Create and implement sales promotions and team member incentives as per discussion with the Director of F&B.
Manage the departmental operation and taking action where necessary to ensure it runs smoothly, participating in service duties during service periods, where necessary.
Plan ahead and ensure adequate resources are available.
Create an environment where “everyone sells”.
Ensure the health, safety and well- being of customers and all team members.
Be available to assist on duty in the restaurant and bars during any busy days or special events.
Ensure that safe and healthy working practices are implemented at all times.
Actively promote the services and facilities of Hilton hotels to guests and suppliers of the hotel.
Agree on and implement actions to make improvements to customer service.
Carry out any other reasonable duties and responsibilities as assigned.
Prepare rosters and job schedules for team members to meet business needs (taking into consideration internal activities, occupancy, external events, promotions, etc.).

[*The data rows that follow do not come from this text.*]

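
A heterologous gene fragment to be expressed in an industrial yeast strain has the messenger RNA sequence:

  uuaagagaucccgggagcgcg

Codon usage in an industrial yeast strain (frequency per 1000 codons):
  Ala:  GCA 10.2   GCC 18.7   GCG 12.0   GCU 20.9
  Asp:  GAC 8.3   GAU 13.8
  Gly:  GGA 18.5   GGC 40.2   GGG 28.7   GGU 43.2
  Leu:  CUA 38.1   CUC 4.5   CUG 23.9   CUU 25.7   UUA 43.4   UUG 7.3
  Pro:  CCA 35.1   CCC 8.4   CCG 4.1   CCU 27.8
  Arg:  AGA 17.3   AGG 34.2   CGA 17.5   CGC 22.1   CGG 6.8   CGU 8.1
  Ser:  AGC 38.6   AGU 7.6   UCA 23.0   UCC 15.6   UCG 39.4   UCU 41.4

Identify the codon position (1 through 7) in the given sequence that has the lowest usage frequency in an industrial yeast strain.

Codon 1 UUA (Leu): 43.4 per 1000.
Codon 2 AGA (Arg): 17.3 per 1000.
Codon 3 GAU (Asp): 13.8 per 1000.
Codon 4 CCC (Pro): 8.4 per 1000.
Codon 5 GGG (Gly): 28.7 per 1000.
Codon 6 AGC (Ser): 38.6 per 1000.
Codon 7 GCG (Ala): 12.0 per 1000.
Lowest frequency is 8.4 at codon 4.

4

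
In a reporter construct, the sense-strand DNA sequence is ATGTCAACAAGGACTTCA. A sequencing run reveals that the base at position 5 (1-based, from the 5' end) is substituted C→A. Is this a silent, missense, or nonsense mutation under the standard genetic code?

Position 5 falls in codon 2: TCA → Ser.
After the substitution the codon is TAA → Stop.
The new codon is a stop codon, so this is a nonsense mutation.

nonsense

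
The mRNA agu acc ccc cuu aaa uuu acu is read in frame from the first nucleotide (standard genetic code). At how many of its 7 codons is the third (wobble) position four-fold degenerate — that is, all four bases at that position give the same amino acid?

Codon 1 AGU (Ser): third position 2-fold.
Codon 2 ACC (Thr): third position 4-fold.
Codon 3 CCC (Pro): third position 4-fold.
Codon 4 CUU (Leu): third position 4-fold.
Codon 5 AAA (Lys): third position 2-fold.
Codon 6 UUU (Phe): third position 2-fold.
Codon 7 ACU (Thr): third position 4-fold.
Four-fold degenerate third positions: 4.

4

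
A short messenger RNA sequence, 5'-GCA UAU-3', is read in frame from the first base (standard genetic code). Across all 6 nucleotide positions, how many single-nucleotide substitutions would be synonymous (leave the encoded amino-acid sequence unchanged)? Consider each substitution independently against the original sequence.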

Assist the Director of F&B with preparation of event brochures.
Basic beverage knowledge and latest trend in market in terms of beverages including coffee, tea, alcoholic and non- alcoholic beverages.
Maintain event and function histories to assist with returning events.
Keep the team up to date on departmental, hotel and company activities through regular communication meetings and memos, including special events and promotions in the restaurant.
Complete regular financial and operating reports as required or requested by the Director of F&B.
Understand the situation in other departments and their implications for your own department.
Create an environment where everyone in the department is focus on “creating that special experience” to deliver exceptional customer service.
Ensure that standards training, and assessments are carried out.
Analyse and explain any financial variance against plan.
Vast knowledge on what’s happening with competitor property in terms of F&B promotions and its result.
Coordinate with Engineering and Housekeeping departments to ensure that cleaning is followed- up with and procedures are maintained.
Forecast potential revenues and costs.